What is the domain of $\arctan \left( x \right)$?
(a) real numbers
(b) natural numbers
(c) $\left( -\dfrac{\pi }{2},\dfrac{\pi }{2} \right)$
(d) None of these

Answer 1

Hint: In this given problem, we are given with the arctan function which is said to be the inverse function of the tangent function. So, to find the result, we first check out the range of the function $\tan \left( x \right)$. Once we have done that, we need to check if we can form a function between that range and the domain of $\tan \left( x \right)$, which is well defined. And if we can find something of that sort, we will get our result.

Complete step by step solution:
According to the question, we are trying to find the domain of $\arctan \left( x \right)$.
To start with, In mathematics, the inverse trigonometric functions (occasionally also called arcus functions, anti-trigonometric functions or cyclometric functions) are the inverse functions of the trigonometric functions (with suitably restricted domains). Specifically, they are the inverses of the sine, cosine, tangent, cotangent, secant, and cosecant functions, and are used to obtain an angle from any of the angle's trigonometric ratios.
Thus, $\arctan \left( x \right)$tells us about the inverse function of the tangent function.
The function tan(x) is a many to one periodic function, so to define an inverse function requires that we restrict its domain (or restrict the range of the inverse function).
So, the inverse function gives us a domain of the inverse function of the tangent function.
The function $\tan \left( x \right)$ is a many to one periodic function, so to define an inverse function requires that we restrict its domain (or restrict the range of the inverse function). Now again, if we consider the domain of $\tan \left( x \right)$ to $\left( -\dfrac{\pi }{2},\dfrac{\pi }{2} \right)$ , the function is one to one, continuous and unbounded over the given interval. Thus, we get a well defined function from the real numbers to $\left( -\dfrac{\pi }{2},\dfrac{\pi }{2} \right)$as $\arctan \left( x \right)$.
Hence, the domain of $\arctan \left( x \right)$is the whole of $\mathbb{R}$that is $\left( -\infty ,\infty \right)$ .
So, we have our solution as, (a) real numbers.
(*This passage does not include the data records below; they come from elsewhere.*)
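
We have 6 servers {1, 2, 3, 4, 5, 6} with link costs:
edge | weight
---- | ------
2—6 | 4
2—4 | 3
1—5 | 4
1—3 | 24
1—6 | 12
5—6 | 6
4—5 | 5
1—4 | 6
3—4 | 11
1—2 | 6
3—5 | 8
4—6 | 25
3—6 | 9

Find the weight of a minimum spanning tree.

24

Kruskal: consider edges lightest-first.
2—4 (3): add — endpoints in different components.
1—5 (4): add — endpoints in different components.
2—6 (4): add — endpoints in different components.
4—5 (5): add — endpoints in different components.
1—2 (6): skip — 1 and 2 already connected.
1—4 (6): skip — 1 and 4 already connected.
5—6 (6): skip — 5 and 6 already connected.
3—5 (8): add — endpoints in different components.
MST edges: 2—4, 1—5, 2—6, 4—5, 3—5; total weight 3+4+4+5+8 = 24.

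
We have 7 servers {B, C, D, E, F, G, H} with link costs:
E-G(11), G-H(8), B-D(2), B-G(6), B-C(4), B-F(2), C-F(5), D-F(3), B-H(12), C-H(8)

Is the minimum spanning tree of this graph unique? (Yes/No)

Sort edges by weight, then run Kruskal:
B-D (2): add. Components now {B,D} {C} {E} {F} {G} {H}
B-F (2): add. Components now {B,D,F} {C} {E} {G} {H}
D-F (3): skip — D and F already connected.
B-C (4): add. Components now {B,C,D,F} {E} {G} {H}
C-F (5): skip — C and F already connected.
B-G (6): add. Components now {B,C,D,F,G} {E} {H}
C-H (8): add. Components now {B,C,D,F,G,H} {E}
G-H (8): skip — G and H already connected.
E-G (11): add. Components now {B,C,D,E,F,G,H}
Non-tree edge G-H has weight 8, equal to the heaviest edge on its tree cycle — swapping gives another MST of the same weight. Not unique.

No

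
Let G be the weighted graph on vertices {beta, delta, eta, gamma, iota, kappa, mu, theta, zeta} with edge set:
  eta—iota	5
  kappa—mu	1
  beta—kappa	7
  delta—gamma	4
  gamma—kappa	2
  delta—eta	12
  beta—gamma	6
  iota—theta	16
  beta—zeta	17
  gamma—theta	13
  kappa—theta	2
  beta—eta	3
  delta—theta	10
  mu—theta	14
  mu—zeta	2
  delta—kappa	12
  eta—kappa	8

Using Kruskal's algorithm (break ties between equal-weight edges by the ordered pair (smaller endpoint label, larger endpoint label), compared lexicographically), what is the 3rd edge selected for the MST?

Kruskal's algorithm — process edges by increasing weight (ties by edge label):
kappa—mu (1): add — endpoints in different components.
gamma—kappa (2): add — endpoints in different components.
kappa—theta (2): add — endpoints in different components.
mu—zeta (2): add — endpoints in different components.
beta—eta (3): add — endpoints in different components.
delta—gamma (4): add — endpoints in different components.
eta—iota (5): add — endpoints in different components.
beta—gamma (6): add — endpoints in different components.
The 3rd edge added is kappa—theta.

kappa-theta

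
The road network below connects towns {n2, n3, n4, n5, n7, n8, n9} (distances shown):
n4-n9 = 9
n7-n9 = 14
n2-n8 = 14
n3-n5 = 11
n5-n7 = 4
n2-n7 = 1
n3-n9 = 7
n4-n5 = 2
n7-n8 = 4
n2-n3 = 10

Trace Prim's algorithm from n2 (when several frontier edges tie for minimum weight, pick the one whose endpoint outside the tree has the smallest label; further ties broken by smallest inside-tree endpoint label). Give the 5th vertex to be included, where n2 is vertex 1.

Grow the tree from n2 using Prim:
Step 1: frontier [n2-n7 1, n2-n3 10, n2-n8 14] → take n2-n7 (1); add n7.
Step 2: frontier [n2-n3 10, n2-n8 14, n5-n7 4, n7-n8 4, n7-n9 14] → take n5-n7 (4); add n5.
Step 3: frontier [n2-n3 10, n2-n8 14, n4-n5 2, n3-n5 11, n7-n8 4, n7-n9 14] → take n4-n5 (2); add n4.
Step 4: frontier [n2-n3 10, n2-n8 14, n4-n9 9, n3-n5 11, n7-n8 4, n7-n9 14] → take n7-n8 (4); add n8.
Step 5: frontier [n2-n3 10, n4-n9 9, n3-n5 11, n7-n9 14] → take n4-n9 (9); add n9.
Step 6: frontier [n2-n3 10, n3-n5 11, n3-n9 7] → take n3-n9 (7); add n3.
Vertex order: n2, n7, n5, n4, n8, n9, n3. The 5th vertex is n8.

n8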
Note: In this problem, we have used the function $\arctan \left( x \right)$to get our solution. There are some specific properties of $\arctan \left( x \right)$to deal with. Some of them are stated here:
1.$\tan \left( \arctan \left( x \right) \right)=x$ 2.$\arctan \left( -x \right)=-\arctan \left( x \right)$ 3.$\arctan \left( a \right)\pm \arctan \left( b \right)=\arctan \left( \dfrac{a\pm b}{1\mp ab} \right)$